Suara.com - Wardatina Mawa membantah pernyataan Insanul Fahmi yang mengaku kesulitan bertemu anak mereka. Dia menegaskan bahwa pertemuan terakhir baru saja terjadi beberapa hari lalu.
"Saya bingung ya, kemarin baru ketemu. Jadi saya bingung kenapa dibilang enggak pernah ketemu," kata Mawa usai menjalani pemeriksaan di Unit Perlindungan Perempuan dan Anak (PPA) Polda Metro Jaya, Jakarta Selatan pada Jumat, 20 Februari 2026.

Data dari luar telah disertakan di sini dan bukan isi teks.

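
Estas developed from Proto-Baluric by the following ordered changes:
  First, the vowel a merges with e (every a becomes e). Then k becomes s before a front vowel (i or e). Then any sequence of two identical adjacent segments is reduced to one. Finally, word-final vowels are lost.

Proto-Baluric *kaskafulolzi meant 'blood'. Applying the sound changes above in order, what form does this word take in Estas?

Estas: *kaskafulolzi > keskefulolzi > sessefulolzi > sesefulolzi > sesefulolz  (by vowel merger, palatalisation, degemination, apocope)

sesefulolz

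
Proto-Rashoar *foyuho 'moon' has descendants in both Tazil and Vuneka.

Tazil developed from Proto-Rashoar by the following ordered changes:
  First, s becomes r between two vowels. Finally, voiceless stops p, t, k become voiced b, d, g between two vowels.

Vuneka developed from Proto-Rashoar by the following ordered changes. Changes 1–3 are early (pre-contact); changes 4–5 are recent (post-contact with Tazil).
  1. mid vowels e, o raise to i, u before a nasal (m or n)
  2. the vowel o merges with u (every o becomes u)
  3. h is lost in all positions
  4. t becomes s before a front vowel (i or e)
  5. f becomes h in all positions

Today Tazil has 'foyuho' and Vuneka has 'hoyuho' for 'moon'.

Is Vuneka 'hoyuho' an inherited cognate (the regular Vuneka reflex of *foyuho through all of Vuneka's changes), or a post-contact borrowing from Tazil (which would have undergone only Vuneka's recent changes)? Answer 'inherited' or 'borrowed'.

borrowed

If inherited, *foyuho would pass through all of Vuneka's changes:
Vuneka: start from *foyuho.
  rule 1: no change — foyuho
  rule 2 (vowel merger): foyuho → fuyuhu
  rule 3 (h-loss): fuyuhu → fuyuu
  rule 4: no change — fuyuu
  rule 5 (unconditioned shift): fuyuu → huyuu
  ⇒ Vuneka huyuu
If borrowed from Tazil 'foyuho' after the early changes, it would undergo only the recent ones:
  rule 4 (palatalisation): no change (foyuho)
  rule 5 (unconditioned shift): foyuho → hoyuho
  ⇒ as a loan: hoyuho
Vuneka 'hoyuho' matches the loan outcome 'hoyuho', not the inherited 'huyuu' — it skipped the early Vuneka changes, so it was borrowed from Tazil.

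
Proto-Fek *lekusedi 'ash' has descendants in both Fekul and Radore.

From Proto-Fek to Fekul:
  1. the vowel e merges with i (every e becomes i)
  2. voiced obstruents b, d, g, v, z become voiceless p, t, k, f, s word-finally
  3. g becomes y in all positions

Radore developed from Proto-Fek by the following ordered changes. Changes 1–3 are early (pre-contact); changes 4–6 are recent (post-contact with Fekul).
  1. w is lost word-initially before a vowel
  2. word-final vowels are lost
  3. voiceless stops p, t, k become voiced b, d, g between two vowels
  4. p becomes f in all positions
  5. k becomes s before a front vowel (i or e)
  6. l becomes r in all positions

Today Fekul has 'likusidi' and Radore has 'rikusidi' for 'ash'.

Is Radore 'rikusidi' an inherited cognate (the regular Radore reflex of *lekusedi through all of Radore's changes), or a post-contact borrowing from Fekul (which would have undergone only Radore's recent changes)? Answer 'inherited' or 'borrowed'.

borrowed

If inherited, *lekusedi would pass through all of Radore's changes:
Radore: start from *lekusedi.
  rule 1: no change — lekusedi
  rule 2 (apocope): lekusedi → lekused
  rule 3 (intervocalic voicing): lekused → legused
  rule 4: no change — legused
  rule 5: no change — legused
  rule 6 (unconditioned shift): legused → regused
  ⇒ Radore regused
If borrowed from Fekul 'likusidi' after the early changes, it would undergo only the recent ones:
  rule 4 (unconditioned shift): no change (likusidi)
  rule 5 (palatalisation): no change (likusidi)
  rule 6 (unconditioned shift): likusidi → rikusidi
  ⇒ as a loan: rikusidi
Radore 'rikusidi' matches the loan outcome 'rikusidi', not the inherited 'regused' — it skipped the early Radore changes, so it was borrowed from Fekul.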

Mawa sampai keheranan saat mendengar tudingan Insanul Fahmi yang mengaku sulitnya bertemu anak mereka, padahal belum sampai satu minggu lelaki tersebut bertemu sang putra.
"Karena baru empat hari yang lalu itu ketemu. Jadi saya bingung kenapa dia kasih pernyataan seperti itu," tambahnya.

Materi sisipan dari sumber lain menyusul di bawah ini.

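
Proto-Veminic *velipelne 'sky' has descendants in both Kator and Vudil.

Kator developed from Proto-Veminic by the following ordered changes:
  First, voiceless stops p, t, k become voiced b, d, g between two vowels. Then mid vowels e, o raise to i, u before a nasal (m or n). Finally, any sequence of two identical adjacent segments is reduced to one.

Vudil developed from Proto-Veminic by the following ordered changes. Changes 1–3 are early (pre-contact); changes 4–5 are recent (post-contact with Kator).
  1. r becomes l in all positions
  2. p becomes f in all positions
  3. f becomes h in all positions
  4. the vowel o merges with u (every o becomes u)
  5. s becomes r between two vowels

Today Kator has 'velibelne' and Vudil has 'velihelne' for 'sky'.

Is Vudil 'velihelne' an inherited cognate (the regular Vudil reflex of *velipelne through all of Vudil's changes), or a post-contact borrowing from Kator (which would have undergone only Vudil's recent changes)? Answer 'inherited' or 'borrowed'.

inherited

If inherited, *velipelne would pass through all of Vudil's changes:
Vudil: start from *velipelne.
  rule 1: no change — velipelne
  rule 2 (unconditioned shift): velipelne → velifelne
  rule 3 (unconditioned shift): velifelne → velihelne
  rule 4: no change — velihelne
  rule 5: no change — velihelne
  ⇒ Vudil velihelne
If borrowed from Kator 'velibelne' after the early changes, it would undergo only the recent ones:
  rule 4 (vowel merger): no change (velibelne)
  rule 5 (rhotacism): no change (velibelne)
  ⇒ as a loan: velibelne
Vudil 'velihelne' matches the inherited outcome exactly, so it is an inherited cognate, not a loan.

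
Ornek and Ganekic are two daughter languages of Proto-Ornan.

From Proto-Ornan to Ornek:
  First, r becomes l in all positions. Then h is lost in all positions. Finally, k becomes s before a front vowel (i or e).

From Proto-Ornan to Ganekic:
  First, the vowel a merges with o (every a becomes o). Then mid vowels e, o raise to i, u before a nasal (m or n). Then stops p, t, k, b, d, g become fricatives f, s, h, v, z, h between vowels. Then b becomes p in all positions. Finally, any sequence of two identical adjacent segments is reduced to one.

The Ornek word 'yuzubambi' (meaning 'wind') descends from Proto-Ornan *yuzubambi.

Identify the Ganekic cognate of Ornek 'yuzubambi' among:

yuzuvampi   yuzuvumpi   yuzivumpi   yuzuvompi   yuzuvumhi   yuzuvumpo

yuzuvumpi

Ganekic: *yuzubambi > yuzubombi > yuzubumbi > yuzuvumbi > yuzuvumpi  (by vowel merger, pre-nasal raising, intervocalic lenition, unconditioned shift)
Only 'yuzuvumpi' matches the regular Ganekic development of *yuzubambi.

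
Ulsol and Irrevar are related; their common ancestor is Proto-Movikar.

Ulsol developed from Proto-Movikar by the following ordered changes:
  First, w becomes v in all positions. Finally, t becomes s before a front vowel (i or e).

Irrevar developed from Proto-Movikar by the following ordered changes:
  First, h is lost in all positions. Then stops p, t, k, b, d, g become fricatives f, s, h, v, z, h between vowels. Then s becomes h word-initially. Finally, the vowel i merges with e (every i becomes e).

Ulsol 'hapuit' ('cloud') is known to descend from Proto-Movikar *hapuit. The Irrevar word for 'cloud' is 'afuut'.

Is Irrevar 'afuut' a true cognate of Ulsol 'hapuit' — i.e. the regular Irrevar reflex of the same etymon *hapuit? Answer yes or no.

Derive the expected Irrevar reflex of *hapuit:
Irrevar: *hapuit
  hapuit → apuit   [h-loss]
  apuit → afuit   [intervocalic lenition]
  afuit (rule 3 does not apply)
  afuit → afuet   [vowel merger]
  giving Irrevar afuet.
The regular Irrevar reflex would be 'afuet', but the attested form is 'afuut'. The correspondence is irregular, so they are not cognates (the Irrevar form has a different source).

no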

Menanggapi pernyataan Insanul yang menyebut dirinya dipersulit, Mawa meminta agar tudingan tersebut tidak berkembang, terlebih di bulan Ramadan.
"Tolong dong ini juga puasa ya, jangan terlalu banyak fitnah juga," ujarnya.
Mawa menekankan bahwa dirinya tidak pernah menghalangi Insanul untuk bertemu anak. Dia menyebut jalur komunikasi tetap terbuka melalui pihak pengasuh.
"Saya juga enggak menutup akses hubungan dia sama anak saya, karena kan melalui mbaknya juga. Jadi kalau saya pribadi memang tidak ada merespons sama sekali," ungkap Mawa.
"Jadi enggak apa-apa melalui mbaknya saja. Dan memang baru kemarin itu ketemu," lanjutnya.
Baca Juga: Wardatina Mawa Mantap Lanjutkan Kasus Zina Suami dengan Inara Rusli
Saat kembali ditanya soal dugaan pembatasan akses terhadap anak, Mawa memberikan jawaban singkat.
"Enggak ada sama sekali," jawabnya.
Sebelumnya, Insanul Fahmi menyampaikan keluhannya terkait sulitnya bertemu anak.
"Iya, capek sih sebenarnya (dipersulit) ketemu anak," ujar Insanul.
Dia juga mengaku tidak ingin memperpanjang persoalan tersebut demi kepentingan anak.
"Sebenarnya kasihan anak sih mikirnya. Takut nanti kalau dilaporin ke Komnas makin panjang," tuturnya.